I have a PDF
file that includes a table and I want to convert it into table structured data.
My PDF
file includes a pretty complex table which makes most tool insufficient. For example,
I tried to use the following tools and they didn't extract it well: AWS Textract
, Google AI Document
, Google Vision
, Microsoft Text Recognition
.
Actually, Google AI Document
managed to do about 70% correct but it is not good enough.
So, I searched for a way to customize train model, so that when extracting this table, it will extract it properly.
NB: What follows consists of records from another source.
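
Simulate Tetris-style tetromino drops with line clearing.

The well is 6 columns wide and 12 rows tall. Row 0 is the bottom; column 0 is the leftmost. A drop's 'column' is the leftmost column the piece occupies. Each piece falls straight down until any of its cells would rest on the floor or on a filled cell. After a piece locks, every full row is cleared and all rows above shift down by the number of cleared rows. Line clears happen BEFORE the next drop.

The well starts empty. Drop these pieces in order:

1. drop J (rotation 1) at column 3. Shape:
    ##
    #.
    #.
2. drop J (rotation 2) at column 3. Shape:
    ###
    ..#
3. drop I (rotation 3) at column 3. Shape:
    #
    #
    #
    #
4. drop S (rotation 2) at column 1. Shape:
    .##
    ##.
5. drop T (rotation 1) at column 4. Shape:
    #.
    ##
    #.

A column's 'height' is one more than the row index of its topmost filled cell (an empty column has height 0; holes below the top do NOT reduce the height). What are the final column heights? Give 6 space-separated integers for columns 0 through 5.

Drop 1: J rot1 at col 3 lands with bottom-row=0; cleared 0 line(s) (total 0); column heights now [0 0 0 3 3 0], max=3
Drop 2: J rot2 at col 3 lands with bottom-row=2; cleared 0 line(s) (total 0); column heights now [0 0 0 4 4 4], max=4
Drop 3: I rot3 at col 3 lands with bottom-row=4; cleared 0 line(s) (total 0); column heights now [0 0 0 8 4 4], max=8
Drop 4: S rot2 at col 1 lands with bottom-row=7; cleared 0 line(s) (total 0); column heights now [0 8 9 9 4 4], max=9
Drop 5: T rot1 at col 4 lands with bottom-row=4; cleared 0 line(s) (total 0); column heights now [0 8 9 9 7 6], max=9

Answer: 0 8 9 9 7 6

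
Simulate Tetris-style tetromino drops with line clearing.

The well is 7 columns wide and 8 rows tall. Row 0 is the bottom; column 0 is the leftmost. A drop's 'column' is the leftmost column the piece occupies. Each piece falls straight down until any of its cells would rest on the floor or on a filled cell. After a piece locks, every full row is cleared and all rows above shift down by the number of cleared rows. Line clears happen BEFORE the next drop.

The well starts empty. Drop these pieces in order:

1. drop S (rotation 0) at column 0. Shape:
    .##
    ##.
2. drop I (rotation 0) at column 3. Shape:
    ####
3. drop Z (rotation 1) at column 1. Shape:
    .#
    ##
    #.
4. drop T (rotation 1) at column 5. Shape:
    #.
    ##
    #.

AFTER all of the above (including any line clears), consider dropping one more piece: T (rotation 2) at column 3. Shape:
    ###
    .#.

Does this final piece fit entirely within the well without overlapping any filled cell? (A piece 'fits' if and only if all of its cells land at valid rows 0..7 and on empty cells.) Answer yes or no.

Answer: yes

Derivation:
Drop 1: S rot0 at col 0 lands with bottom-row=0; cleared 0 line(s) (total 0); column heights now [1 2 2 0 0 0 0], max=2
Drop 2: I rot0 at col 3 lands with bottom-row=0; cleared 0 line(s) (total 0); column heights now [1 2 2 1 1 1 1], max=2
Drop 3: Z rot1 at col 1 lands with bottom-row=2; cleared 0 line(s) (total 0); column heights now [1 4 5 1 1 1 1], max=5
Drop 4: T rot1 at col 5 lands with bottom-row=1; cleared 0 line(s) (total 0); column heights now [1 4 5 1 1 4 3], max=5
Test piece T rot2 at col 3 (width 3): heights before test = [1 4 5 1 1 4 3]; fits = True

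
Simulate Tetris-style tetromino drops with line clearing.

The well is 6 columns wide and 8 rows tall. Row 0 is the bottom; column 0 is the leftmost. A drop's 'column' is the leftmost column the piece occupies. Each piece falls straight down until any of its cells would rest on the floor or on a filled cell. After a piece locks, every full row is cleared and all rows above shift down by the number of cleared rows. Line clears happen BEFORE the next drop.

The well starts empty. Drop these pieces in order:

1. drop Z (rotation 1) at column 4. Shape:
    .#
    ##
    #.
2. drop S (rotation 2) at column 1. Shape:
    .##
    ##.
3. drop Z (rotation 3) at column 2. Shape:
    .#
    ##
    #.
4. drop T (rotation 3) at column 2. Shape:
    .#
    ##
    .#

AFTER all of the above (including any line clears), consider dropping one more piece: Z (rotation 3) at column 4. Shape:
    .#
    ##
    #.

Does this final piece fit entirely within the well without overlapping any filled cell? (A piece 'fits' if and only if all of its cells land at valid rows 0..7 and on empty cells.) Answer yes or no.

Answer: yes

Derivation:
Drop 1: Z rot1 at col 4 lands with bottom-row=0; cleared 0 line(s) (total 0); column heights now [0 0 0 0 2 3], max=3
Drop 2: S rot2 at col 1 lands with bottom-row=0; cleared 0 line(s) (total 0); column heights now [0 1 2 2 2 3], max=3
Drop 3: Z rot3 at col 2 lands with bottom-row=2; cleared 0 line(s) (total 0); column heights now [0 1 4 5 2 3], max=5
Drop 4: T rot3 at col 2 lands with bottom-row=5; cleared 0 line(s) (total 0); column heights now [0 1 7 8 2 3], max=8
Test piece Z rot3 at col 4 (width 2): heights before test = [0 1 7 8 2 3]; fits = True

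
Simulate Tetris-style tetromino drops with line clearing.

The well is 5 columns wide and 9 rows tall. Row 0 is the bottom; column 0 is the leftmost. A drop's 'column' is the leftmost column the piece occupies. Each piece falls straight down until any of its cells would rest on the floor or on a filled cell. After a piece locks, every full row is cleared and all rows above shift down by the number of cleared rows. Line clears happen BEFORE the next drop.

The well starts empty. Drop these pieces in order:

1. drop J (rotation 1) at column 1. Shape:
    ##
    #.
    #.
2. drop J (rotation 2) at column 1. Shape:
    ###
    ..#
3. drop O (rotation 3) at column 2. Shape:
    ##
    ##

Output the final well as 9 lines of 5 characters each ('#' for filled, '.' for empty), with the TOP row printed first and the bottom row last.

Answer: .....
.....
.....
..##.
..##.
.###.
.###.
.#...
.#...

Derivation:
Drop 1: J rot1 at col 1 lands with bottom-row=0; cleared 0 line(s) (total 0); column heights now [0 3 3 0 0], max=3
Drop 2: J rot2 at col 1 lands with bottom-row=2; cleared 0 line(s) (total 0); column heights now [0 4 4 4 0], max=4
Drop 3: O rot3 at col 2 lands with bottom-row=4; cleared 0 line(s) (total 0); column heights now [0 4 6 6 0], max=6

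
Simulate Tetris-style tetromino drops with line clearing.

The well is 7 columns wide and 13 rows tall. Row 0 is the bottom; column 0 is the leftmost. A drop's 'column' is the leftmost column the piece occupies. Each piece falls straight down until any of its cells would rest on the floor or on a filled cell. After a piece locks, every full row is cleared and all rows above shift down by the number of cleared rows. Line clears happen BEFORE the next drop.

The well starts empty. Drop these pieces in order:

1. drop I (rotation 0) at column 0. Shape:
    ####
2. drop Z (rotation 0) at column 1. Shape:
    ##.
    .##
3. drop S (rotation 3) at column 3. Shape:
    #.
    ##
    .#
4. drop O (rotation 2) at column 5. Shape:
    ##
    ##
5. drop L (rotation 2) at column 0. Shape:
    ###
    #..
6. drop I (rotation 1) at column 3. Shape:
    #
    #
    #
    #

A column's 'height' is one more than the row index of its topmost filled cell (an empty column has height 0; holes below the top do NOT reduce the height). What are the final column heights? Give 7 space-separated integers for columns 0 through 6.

Drop 1: I rot0 at col 0 lands with bottom-row=0; cleared 0 line(s) (total 0); column heights now [1 1 1 1 0 0 0], max=1
Drop 2: Z rot0 at col 1 lands with bottom-row=1; cleared 0 line(s) (total 0); column heights now [1 3 3 2 0 0 0], max=3
Drop 3: S rot3 at col 3 lands with bottom-row=1; cleared 0 line(s) (total 0); column heights now [1 3 3 4 3 0 0], max=4
Drop 4: O rot2 at col 5 lands with bottom-row=0; cleared 0 line(s) (total 0); column heights now [1 3 3 4 3 2 2], max=4
Drop 5: L rot2 at col 0 lands with bottom-row=2; cleared 0 line(s) (total 0); column heights now [4 4 4 4 3 2 2], max=4
Drop 6: I rot1 at col 3 lands with bottom-row=4; cleared 0 line(s) (total 0); column heights now [4 4 4 8 3 2 2], max=8

Answer: 4 4 4 8 3 2 2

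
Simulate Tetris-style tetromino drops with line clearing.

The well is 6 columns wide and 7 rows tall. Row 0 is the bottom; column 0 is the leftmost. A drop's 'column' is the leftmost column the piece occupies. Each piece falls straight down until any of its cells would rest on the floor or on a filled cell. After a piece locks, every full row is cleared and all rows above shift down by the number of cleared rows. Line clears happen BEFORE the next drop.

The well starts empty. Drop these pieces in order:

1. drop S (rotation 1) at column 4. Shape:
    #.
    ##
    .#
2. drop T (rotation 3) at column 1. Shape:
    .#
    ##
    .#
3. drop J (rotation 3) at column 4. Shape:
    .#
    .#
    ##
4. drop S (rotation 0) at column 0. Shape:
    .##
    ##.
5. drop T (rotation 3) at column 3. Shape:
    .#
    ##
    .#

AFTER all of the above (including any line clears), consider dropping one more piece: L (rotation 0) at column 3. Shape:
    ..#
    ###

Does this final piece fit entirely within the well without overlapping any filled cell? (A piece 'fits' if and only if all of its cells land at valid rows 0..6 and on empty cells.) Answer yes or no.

Drop 1: S rot1 at col 4 lands with bottom-row=0; cleared 0 line(s) (total 0); column heights now [0 0 0 0 3 2], max=3
Drop 2: T rot3 at col 1 lands with bottom-row=0; cleared 0 line(s) (total 0); column heights now [0 2 3 0 3 2], max=3
Drop 3: J rot3 at col 4 lands with bottom-row=3; cleared 0 line(s) (total 0); column heights now [0 2 3 0 4 6], max=6
Drop 4: S rot0 at col 0 lands with bottom-row=2; cleared 0 line(s) (total 0); column heights now [3 4 4 0 4 6], max=6
Drop 5: T rot3 at col 3 lands with bottom-row=4; cleared 0 line(s) (total 0); column heights now [3 4 4 6 7 6], max=7
Test piece L rot0 at col 3 (width 3): heights before test = [3 4 4 6 7 6]; fits = False

Answer: no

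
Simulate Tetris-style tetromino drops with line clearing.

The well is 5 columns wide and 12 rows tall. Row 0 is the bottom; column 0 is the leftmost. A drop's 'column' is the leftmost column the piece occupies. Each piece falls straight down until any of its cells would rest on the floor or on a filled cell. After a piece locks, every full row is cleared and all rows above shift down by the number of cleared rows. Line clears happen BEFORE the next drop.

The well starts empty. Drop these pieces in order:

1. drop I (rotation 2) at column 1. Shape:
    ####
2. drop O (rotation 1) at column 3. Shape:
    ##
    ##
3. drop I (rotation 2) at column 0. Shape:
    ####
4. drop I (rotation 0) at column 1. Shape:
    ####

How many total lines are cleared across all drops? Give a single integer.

Drop 1: I rot2 at col 1 lands with bottom-row=0; cleared 0 line(s) (total 0); column heights now [0 1 1 1 1], max=1
Drop 2: O rot1 at col 3 lands with bottom-row=1; cleared 0 line(s) (total 0); column heights now [0 1 1 3 3], max=3
Drop 3: I rot2 at col 0 lands with bottom-row=3; cleared 0 line(s) (total 0); column heights now [4 4 4 4 3], max=4
Drop 4: I rot0 at col 1 lands with bottom-row=4; cleared 0 line(s) (total 0); column heights now [4 5 5 5 5], max=5

Answer: 0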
I tried Power Apps AI Builder and Google AutoML
Entity Extraction, but both of them didn't help (BTW, I wasn't what AutoML's purpose, is it for prediction or also possible to customize table extraction?).
I would like to know which tools are good for my use case and if there is any (AI) tool that I can use to train these kind of tables, so that the text extraction will be better.
Most text extractors should hold that structure if it is rendered crisp enough, but layout can be many a fickle mis-trees.
Here it correctly picked up the mis-spelling of reaar but failed in first line on 05.05.1983
On an identical secondpass the failings are different
3 29.06.1983 Part of Ground Floor of 05.05.1983 GM315727
2 (part of) Conavon Court 25 years from
1.3.1983
4 31.01.1984 Part of Third Floor Conavon 30.12.1983 GM335793
4 (part of) Court 25 years from
12.8.1983
5 19.04.1984 I?art of Basement Floor of 23.01.1984 GM342693
l (part of), 2 Conavon C:ourt 25 years from
(part of), 3 20.01.1984
(part Of ) , 4
(part of)
NOTE: The Lease also grants a right of way for the purpose only of
loading and unloading and reserves a right of way in case of emergency
only from the boiler house adjacent hereto
6 14.06.1984 Part of Third Floor Conavon 31.10.1983 GM347623
3 (part of) Court 25 years from
31.10.1983
7 14.06.1984 Part of the Third Floor 31.10.1983 GM347623
3 (part: of}, 4 Conavon Court 25 years from
(part of) 31.10.1983
8 01.10.1984 "The Italian Stallion'' 17.08.1984 GM357142
4 (part of) Conavon Court (Basement) 25 years from
20.1.1984
NOTE: The Lease also grants a right of way for the purpose only of
loading and unloading and a right of access through the security door
at the reaar of the building
9 06.07.2016 3rd floor 14-16 Blackfriars 28.06.2016
4 (part of}, 5 Streec 5 years from
(part of) 25/06/2016
That's the beauty of OCR, every run can be a different pass rate per character so experience says use best of three estimates. Thus run 3 different ways and comparing character by character keep those that are in agreement.